Saint-Denis, França, 07 jun 2026 (Lusa) — Jean-Luc Mélenchon não quis esperar pelos restantes partidos da esquerda francesa e deu, este domingo, o pontapé de saída para as presidenciais de 2027. Num comício que juntou mais de 26 mil apoiantes na cidade de Saint-Denis, a norte de Paris, o carismático líder do França Insubmissa (LFI) posicionou-se como a única barreira eficaz para impedir que a extrema-direita de Marine Le Pen ou Jordan Bardella conquiste o Palácio do Eliseu dentro de um ano.

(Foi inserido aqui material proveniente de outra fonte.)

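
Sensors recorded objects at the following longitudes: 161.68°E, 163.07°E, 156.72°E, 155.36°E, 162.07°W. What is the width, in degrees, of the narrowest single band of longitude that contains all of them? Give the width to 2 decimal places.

Sort the longitudes: -162.07°, +155.36°, +156.72°, +161.68°, +163.07°.
Eastward gaps between consecutive values (wrapping around): 317.43°, 1.36°, 4.96°, 1.39°, 34.86°.
Largest gap = 317.43° ⇒ minimal covering band is its complement: 360° − 317.43° = 42.57°.
Band runs from +155.36° eastward to -162.07°, crossing the antimeridian.

42.57°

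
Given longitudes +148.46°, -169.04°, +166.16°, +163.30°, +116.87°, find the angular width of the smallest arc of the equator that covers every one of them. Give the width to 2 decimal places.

Sort the longitudes: -169.04°, +116.87°, +148.46°, +163.30°, +166.16°.
Eastward gaps between consecutive values (wrapping around): 285.91°, 31.59°, 14.84°, 2.86°, 24.80°.
Largest gap = 285.91° ⇒ minimal covering band is its complement: 360° − 285.91° = 74.09°.
Band runs from +116.87° eastward to -169.04°, crossing the antimeridian.

74.09°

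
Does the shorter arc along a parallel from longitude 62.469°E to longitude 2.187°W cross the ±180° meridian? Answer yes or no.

Signed shortest Δλ = ((-2.187 − 62.469 + 180) mod 360) − 180 = -64.656°.
Going west by 64.656° from +62.469° reaches -2.187° without touching 180°.

No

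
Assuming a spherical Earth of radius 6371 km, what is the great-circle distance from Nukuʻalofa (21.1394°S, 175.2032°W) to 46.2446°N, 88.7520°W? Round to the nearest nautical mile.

Δλ = -88.7520 − -175.2032 = 86.4512°.
Δφ = 46.2446 − -21.1394 = 67.3840°.
a = sin²(Δφ/2) + cos φ₁ · cos φ₂ · sin²(Δλ/2) = 0.610281.
c = 2·atan2(√a, √(1−a)) = 1.79319 rad → d = 6371·c ≈ 11424.39 km ≈ 6168.68 nmi.

6169 nmi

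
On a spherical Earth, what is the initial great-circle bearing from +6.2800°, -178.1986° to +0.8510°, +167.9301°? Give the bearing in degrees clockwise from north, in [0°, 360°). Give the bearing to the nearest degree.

249°

Δλ = 167.9301 − -178.1986 = 346.1287°; wrapped into (−180°, 180°]: -13.8713°.
θ = atan2( sin Δλ · cos φ₂ , cos φ₁ · sin φ₂ − sin φ₁ · cos φ₂ · cos Δλ )
  = atan2(-0.23972, -0.09142) = -110.876° → normalised to [0°, 360°): 249.124°.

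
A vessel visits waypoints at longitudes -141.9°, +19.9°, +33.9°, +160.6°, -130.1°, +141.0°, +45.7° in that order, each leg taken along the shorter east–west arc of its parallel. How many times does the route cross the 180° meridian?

2

Leg 1: -141.9° → +19.9°, shortest Δλ = 161.8° (east) — does not cross 180°.
Leg 2: +19.9° → +33.9°, shortest Δλ = 14.0° (east) — does not cross 180°.
Leg 3: +33.9° → +160.6°, shortest Δλ = 126.7° (east) — does not cross 180°.
Leg 4: +160.6° → -130.1°, shortest Δλ = 69.3° (east) — crosses 180°.
Leg 5: -130.1° → +141.0°, shortest Δλ = -88.9° (west) — crosses 180°.
Leg 6: +141.0° → +45.7°, shortest Δλ = -95.3° (west) — does not cross 180°.
Total crossings: 2.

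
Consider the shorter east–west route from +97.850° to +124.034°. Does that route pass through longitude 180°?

No

Signed shortest Δλ = ((124.034 − 97.850 + 180) mod 360) − 180 = 26.184°.
Going east by 26.184° from +97.850° reaches +124.034° without touching 180°.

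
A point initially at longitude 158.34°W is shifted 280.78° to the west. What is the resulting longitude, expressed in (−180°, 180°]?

Start at -158.34°; shift −280.78° → -439.12°.
-439.12° lies outside (−180°, 180°]; add 360° → -79.12°.

79.12°W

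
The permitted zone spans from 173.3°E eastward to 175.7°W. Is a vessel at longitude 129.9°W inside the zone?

Band width going east from +173.3° to -175.7°: ((-175.7 − 173.3) mod 360) = 11.0°.
Offset of -129.9° east of the west edge: ((-129.9 − 173.3) mod 360) = 56.8°.
56.8° > 11.0° ⇒ outside.

No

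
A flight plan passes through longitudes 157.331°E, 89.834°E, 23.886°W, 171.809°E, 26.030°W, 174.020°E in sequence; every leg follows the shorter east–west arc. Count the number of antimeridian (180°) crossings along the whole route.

3

Leg 1: +157.331° → +89.834°, shortest Δλ = -67.497° (west) — does not cross 180°.
Leg 2: +89.834° → -23.886°, shortest Δλ = -113.72° (west) — does not cross 180°.
Leg 3: -23.886° → +171.809°, shortest Δλ = -164.305° (west) — crosses 180°.
Leg 4: +171.809° → -26.030°, shortest Δλ = 162.161° (east) — crosses 180°.
Leg 5: -26.030° → +174.020°, shortest Δλ = -159.95° (west) — crosses 180°.
Total crossings: 3.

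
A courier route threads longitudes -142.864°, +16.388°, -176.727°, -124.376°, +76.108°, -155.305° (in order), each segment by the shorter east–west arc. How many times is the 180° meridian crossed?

Leg 1: -142.864° → +16.388°, shortest Δλ = 159.252° (east) — does not cross 180°.
Leg 2: +16.388° → -176.727°, shortest Δλ = 166.885° (east) — crosses 180°.
Leg 3: -176.727° → -124.376°, shortest Δλ = 52.351° (east) — does not cross 180°.
Leg 4: -124.376° → +76.108°, shortest Δλ = -159.516° (west) — crosses 180°.
Leg 5: +76.108° → -155.305°, shortest Δλ = 128.587° (east) — crosses 180°.
Total crossings: 3.

3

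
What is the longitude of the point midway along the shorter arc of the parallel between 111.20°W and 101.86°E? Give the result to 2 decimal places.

Signed shortest Δλ from -111.20° to +101.86° is -146.94°.
Midpoint longitude = -111.20° + (-146.94°)/2 = -111.20° − 73.47° = -184.67°.
Normalise into (−180°, 180°]: +175.33°.
(The naïve average (-111.20 + +101.86)/2 = -4.67° is on the wrong side of the globe.)

175.33°E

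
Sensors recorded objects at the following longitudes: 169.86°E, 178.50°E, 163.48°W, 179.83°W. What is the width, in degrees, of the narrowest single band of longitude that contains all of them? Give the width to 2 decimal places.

Sort the longitudes: -179.83°, -163.48°, +169.86°, +178.50°.
Eastward gaps between consecutive values (wrapping around): 16.35°, 333.34°, 8.64°, 1.67°.
Largest gap = 333.34° ⇒ minimal covering band is its complement: 360° − 333.34° = 26.66°.
Band runs from +169.86° eastward to -163.48°, crossing the antimeridian.

26.66°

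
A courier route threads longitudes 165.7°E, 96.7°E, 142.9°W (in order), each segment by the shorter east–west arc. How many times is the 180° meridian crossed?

Leg 1: +165.7° → +96.7°, shortest Δλ = -69.0° (west) — does not cross 180°.
Leg 2: +96.7° → -142.9°, shortest Δλ = 120.4° (east) — crosses 180°.
Total crossings: 1.

1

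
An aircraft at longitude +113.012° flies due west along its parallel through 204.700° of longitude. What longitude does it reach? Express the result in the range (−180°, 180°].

-91.688°

Start at +113.012°; shift −204.700° → -91.688°.
-91.688° already lies in (−180°, 180°].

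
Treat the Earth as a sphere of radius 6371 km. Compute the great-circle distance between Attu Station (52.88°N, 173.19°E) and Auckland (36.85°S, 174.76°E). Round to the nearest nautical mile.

5388 nmi

Δλ = 174.76 − 173.19 = 1.57°.
Δφ = -36.85 − 52.88 = -89.73°.
a = sin²(Δφ/2) + cos φ₁ · cos φ₂ · sin²(Δλ/2) = 0.497734.
c = 2·atan2(√a, √(1−a)) = 1.56627 rad → d = 6371·c ≈ 9978.68 km ≈ 5388.05 nmi.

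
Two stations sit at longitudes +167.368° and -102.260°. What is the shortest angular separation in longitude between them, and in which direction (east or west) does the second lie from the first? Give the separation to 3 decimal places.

90.372° east

Raw difference: -102.260 − 167.368 = -269.628°.
Normalise into (−180°, 180°]: -269.628° + 360° = 90.372°.
Positive ⇒ the second point lies to the east; separation 90.372°.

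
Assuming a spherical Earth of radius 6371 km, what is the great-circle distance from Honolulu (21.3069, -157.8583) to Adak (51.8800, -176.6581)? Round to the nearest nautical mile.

Δλ = -176.6581 − -157.8583 = -18.7998°.
Δφ = 51.8800 − 21.3069 = 30.5731°.
a = sin²(Δφ/2) + cos φ₁ · cos φ₂ · sin²(Δλ/2) = 0.084851.
c = 2·atan2(√a, √(1−a)) = 0.59115 rad → d = 6371·c ≈ 3766.23 km ≈ 2033.60 nmi.

2034 nmi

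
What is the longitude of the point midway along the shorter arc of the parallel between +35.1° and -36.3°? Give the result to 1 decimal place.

Signed shortest Δλ from +35.1° to -36.3° is -71.4°.
Midpoint longitude = +35.1° + (-71.4°)/2 = +35.1° − 35.7° = -0.6°.

-0.6°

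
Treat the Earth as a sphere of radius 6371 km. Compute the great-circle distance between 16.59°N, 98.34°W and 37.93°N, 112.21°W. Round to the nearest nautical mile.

1476 nmi

Δλ = -112.21 − -98.34 = -13.87°.
Δφ = 37.93 − 16.59 = 21.34°.
a = sin²(Δφ/2) + cos φ₁ · cos φ₂ · sin²(Δλ/2) = 0.045302.
c = 2·atan2(√a, √(1−a)) = 0.42897 rad → d = 6371·c ≈ 2732.94 km ≈ 1475.67 nmi.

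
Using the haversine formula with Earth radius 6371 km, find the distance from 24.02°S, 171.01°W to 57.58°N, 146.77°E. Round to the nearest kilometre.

Δλ = 146.77 − -171.01 = 317.78°; wrapped into (−180°, 180°]: -42.22°.
Δφ = 57.58 − -24.02 = 81.60°.
a = sin²(Δφ/2) + cos φ₁ · cos φ₂ · sin²(Δλ/2) = 0.490479.
c = 2·atan2(√a, √(1−a)) = 1.55175 rad → d = 6371·c ≈ 9886.22 km.

9886 km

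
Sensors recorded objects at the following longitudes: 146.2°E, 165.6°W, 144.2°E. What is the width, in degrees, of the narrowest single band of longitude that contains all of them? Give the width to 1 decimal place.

Sort the longitudes: -165.6°, +144.2°, +146.2°.
Eastward gaps between consecutive values (wrapping around): 309.8°, 2.0°, 48.2°.
Largest gap = 309.8° ⇒ minimal covering band is its complement: 360° − 309.8° = 50.2°.
Band runs from +144.2° eastward to -165.6°, crossing the antimeridian.

50.2°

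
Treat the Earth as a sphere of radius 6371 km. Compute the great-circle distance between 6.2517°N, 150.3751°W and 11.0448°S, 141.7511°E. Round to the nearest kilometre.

7752 km

Δλ = 141.7511 − -150.3751 = 292.1262°; wrapped into (−180°, 180°]: -67.8738°.
Δφ = -11.0448 − 6.2517 = -17.2965°.
a = sin²(Δφ/2) + cos φ₁ · cos φ₂ · sin²(Δλ/2) = 0.326694.
c = 2·atan2(√a, √(1−a)) = 1.21684 rad → d = 6371·c ≈ 7752.49 km.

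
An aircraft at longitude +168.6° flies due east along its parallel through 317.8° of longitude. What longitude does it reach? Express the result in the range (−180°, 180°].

+126.4°

Start at +168.6°; shift +317.8° → +486.4°.
+486.4° lies outside (−180°, 180°]; subtract 360° → +126.4°.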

A estratégia de avançar já serve para o veterano político, de 74 anos, cavalgar o desentendimento que se vive no resto do bloco progressista francês. Enquanto os outros partidos de esquerda se afundam em debates internos sobre a necessidade de realizarem eleições primárias conjuntas, a LFI recusa o cenário e prefere apostar no fator surpresa e no corpo a corpo com o eleitorado.

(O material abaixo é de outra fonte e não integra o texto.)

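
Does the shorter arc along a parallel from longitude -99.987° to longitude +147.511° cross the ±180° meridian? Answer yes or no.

Naïve |147.511 − -99.987| = 247.498° > 180°, so the shorter arc goes the other way round — across 180°.
Signed shortest Δλ = ((147.511 − -99.987 + 180) mod 360) − 180 = -112.502°.
Going west by 112.502° from -99.987° passes through 180° before reaching +147.511°.

Yes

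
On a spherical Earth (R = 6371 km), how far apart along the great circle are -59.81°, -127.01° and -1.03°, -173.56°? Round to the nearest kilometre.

7652 km

Δλ = -173.56 − -127.01 = -46.55°.
Δφ = -1.03 − -59.81 = 58.78°.
a = sin²(Δφ/2) + cos φ₁ · cos φ₂ · sin²(Δλ/2) = 0.319342.
c = 2·atan2(√a, √(1−a)) = 1.20112 rad → d = 6371·c ≈ 7652.32 km.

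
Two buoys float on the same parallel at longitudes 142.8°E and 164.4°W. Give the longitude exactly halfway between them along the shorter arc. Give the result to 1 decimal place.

169.2°E

Signed shortest Δλ from +142.8° to -164.4° is +52.8°.
Midpoint longitude = +142.8° + (+52.8°)/2 = +142.8° + 26.4° = +169.2°.
(The naïve average (+142.8 + -164.4)/2 = -10.8° is on the wrong side of the globe.)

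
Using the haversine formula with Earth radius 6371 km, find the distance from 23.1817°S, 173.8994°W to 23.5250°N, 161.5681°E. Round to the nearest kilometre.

Δλ = 161.5681 − -173.8994 = 335.4675°; wrapped into (−180°, 180°]: -24.5325°.
Δφ = 23.5250 − -23.1817 = 46.7067°.
a = sin²(Δφ/2) + cos φ₁ · cos φ₂ · sin²(Δλ/2) = 0.195177.
c = 2·atan2(√a, √(1−a)) = 0.91518 rad → d = 6371·c ≈ 5830.63 km.

5831 km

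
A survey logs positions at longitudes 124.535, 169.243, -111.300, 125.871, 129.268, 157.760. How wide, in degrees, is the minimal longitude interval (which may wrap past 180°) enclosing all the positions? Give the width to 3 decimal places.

Sort the longitudes: -111.300°, +124.535°, +125.871°, +129.268°, +157.760°, +169.243°.
Eastward gaps between consecutive values (wrapping around): 235.835°, 1.336°, 3.397°, 28.492°, 11.483°, 79.457°.
Largest gap = 235.835° ⇒ minimal covering band is its complement: 360° − 235.835° = 124.165°.
Band runs from +124.535° eastward to -111.300°, crossing the antimeridian.

124.165°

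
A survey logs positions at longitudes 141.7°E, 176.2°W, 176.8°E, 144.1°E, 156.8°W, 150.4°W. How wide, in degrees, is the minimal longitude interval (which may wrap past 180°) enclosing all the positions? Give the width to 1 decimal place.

67.9°

Sort the longitudes: -176.2°, -156.8°, -150.4°, +141.7°, +144.1°, +176.8°.
Eastward gaps between consecutive values (wrapping around): 19.4°, 6.4°, 292.1°, 2.4°, 32.7°, 7.0°.
Largest gap = 292.1° ⇒ minimal covering band is its complement: 360° − 292.1° = 67.9°.
Band runs from +141.7° eastward to -150.4°, crossing the antimeridian.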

O discurso de Mélenchon focou-se no combate direto à União Nacional (RN), partido que os analistas apontam como sério candidato a vencer as eleições de 2027. O líder da esquerda radical acusou os nacionalistas de promoverem uma cartilha de supremacia desenhada para fraturar o país "por etnia e religião", contrapondo que foi o seu partido que "conquistou a honra de avançar em primeiro lugar" para dar o peito às balas.

Apesar do banho de multidão em Saint-Denis, o caminho para Mélenchon — uma das figuras mais polarizadoras de França — promete ser duro. Embora as projeções indiquem que o candidato da LFI tem hipóteses de chegar à segunda volta, os mesmos estudos de opinião preveem que acabaria esmagado num confronto direto na ronda final contra a extrema-direita.

A escolha do local para o primeiro grande comício teve um forte pendor político e multicultural. Saint-Denis destaca-se pelo seu perfil operário e pela elevada taxa de população imigrante. O evento ganhou ainda mais simbolismo ao ter como anfitrião o novo presidente da Câmara local, Bally Bagayoko (LFI), um autarca de origem maliana que discursou em frente à Basílica onde estão sepultados os antigos reis de França.

Foi neste cenário que Mélenchon apresentou as linhas mestras da sua "Nova França", um projeto focado no planeamento ecológico e no antirracismo. "Não renegaremos, senhoras e senhores fascistas, os sacrifícios e o amor dos nossos avós que nos permitem estar aqui", atirou o político, que tenta agora capitalizar o balanço de 2022, ano em que garantiu 22% dos votos e falhou a segunda volta por escassos 420 mil boletins.